L’ordinateur est l’instrument qui, essentiellement, m’a permis de créer The Place Where You Go to Listen. Ce nouvel instrument me donne la possibilité d’entendre et de donner voix aux vibrations visibles, tactiles, invisibles et inaudibles de la terre et du ciel. Mais la technologie la plus sophistiquée est transparente. Même si The Place est créé entièrement avec la technologie électronique, le médium n’y est pas le message. Dans cet espace, la présence primordiale n’est pas l’instrument. C’est la musique du lieu.
C’est peut-être ironique que le monde imaginaire destiné à célébrer notre connexion au monde de la nature n’ait pu être créé sans cette machine qu’est l’ordinateur. Les machines nous rendent aptes à modifier l’énergie, la matière et l’information d’une façon singulière. La machine comme métaphore a créé l’illusion dangereuse que nous pouvons manipuler à notre gré le monde vivant.

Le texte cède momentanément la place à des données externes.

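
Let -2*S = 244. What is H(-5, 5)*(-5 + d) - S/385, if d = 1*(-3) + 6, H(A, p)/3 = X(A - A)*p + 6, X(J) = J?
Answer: -13738/385 ≈ -35.683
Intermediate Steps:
S = -122 (S = -½*244 = -122)
H(A, p) = 18 (H(A, p) = 3*((A - A)*p + 6) = 3*(0*p + 6) = 3*(0 + 6) = 3*6 = 18)
d = 3 (d = -3 + 6 = 3)
H(-5, 5)*(-5 + d) - S/385 = 18*(-5 + 3) - (-122)/385 = 18*(-2) - (-122)/385 = -36 - 1*(-122/385) = -36 + 122/385 = -13738/385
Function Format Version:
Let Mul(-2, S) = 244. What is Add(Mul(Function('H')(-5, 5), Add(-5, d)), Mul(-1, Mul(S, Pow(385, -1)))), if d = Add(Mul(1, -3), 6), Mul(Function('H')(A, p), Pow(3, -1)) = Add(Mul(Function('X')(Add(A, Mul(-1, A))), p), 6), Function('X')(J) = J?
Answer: Rational(-13738, 385) ≈ -35.683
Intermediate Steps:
S = -122 (S = Mul(Rational(-1, 2), 244) = -122)
Function('H')(A, p) = 18 (Function('H')(A, p) = Mul(3, Add(Mul(Add(A, Mul(-1, A)), p), 6)) = Mul(3, Add(Mul(0, p), 6)) = Mul(3, Add(0, 6)) = Mul(3, 6) = 18)
d = 3 (d = Add(-3, 6) = 3)
Add(Mul(Function('H')(-5, 5), Add(-5, d)), Mul(-1, Mul(S, Pow(385, -1)))) = Add(Mul(18, Add(-5, 3)), Mul(-1, Mul(-122, Pow(385, -1)))) = Add(Mul(18, -2), Mul(-1, Mul(-122, Rational(1, 385)))) = Add(-36, Mul(-1, Rational(-122, 385))) = Add(-36, Rational(122, 385)) = Rational(-13738, 385)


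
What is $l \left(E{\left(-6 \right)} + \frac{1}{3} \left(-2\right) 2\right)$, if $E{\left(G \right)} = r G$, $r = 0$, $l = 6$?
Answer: $-8$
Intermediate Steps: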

Et des machines toujours plus puissantes nous ont donné le pouvoir de causer des ravages à l’échelle planétaire. Or, nonobstant leur puissance destructrice, nous pouvons utiliser les machines comme des instruments de création, pour élargir la portée de nos sens et nous engager dans le monde d’une façon nouvelle.
Le Temps Réel
Pendant presque deux décennies maintenant, l’ordinateur a été un instrument que j’utilise dans mon travail. D’année en année, il est devenu toujours plus essentiel dans mon processus de notation, d’enregistrement et de création de modèles sonores pour ma musique. Mais The Place Where You Go to Listen est ma première œuvre où tous les sons finaux ont été produits par l’ordinateur. C’était aussi ma première expérience de travail en soi-disant « temps réel ».
Je reste sceptique de ce terme. Il semble quelque peu ambigu – du double langage, ou même un oxymore. Le temps n’est-il pas toujours, entièrement réel ou bien entièrement irréel? Qu’est-ce que ça veut dire exactement quand nous disons « temps réel »? J’en suis pas encore sûr. Mais je peux dire sans hésiter que ce nouveau médium a changé ma façon de travailler. Il a même peut-être changé la conception fondamentale que j’ai de mon travail.
Quand je compose une œuvre instrumentale en notation musicale conventionnelle, je passe habituellement beaucoup de temps en réflexion pré-compositionnelle. Sur papier, j’esquisse l’instrumentation, les formes, les harmonies, les relations entre les tempi, les rythmes et les lignes. Puis, j’essaie mes esquisses – parfois au piano, parfois à l’ordinateur, et je les retravaille à la base de ce que j’entends. L’intellect ratifie et raffine les perceptions de l’oreille. Mais la preuve finale, c’est le son.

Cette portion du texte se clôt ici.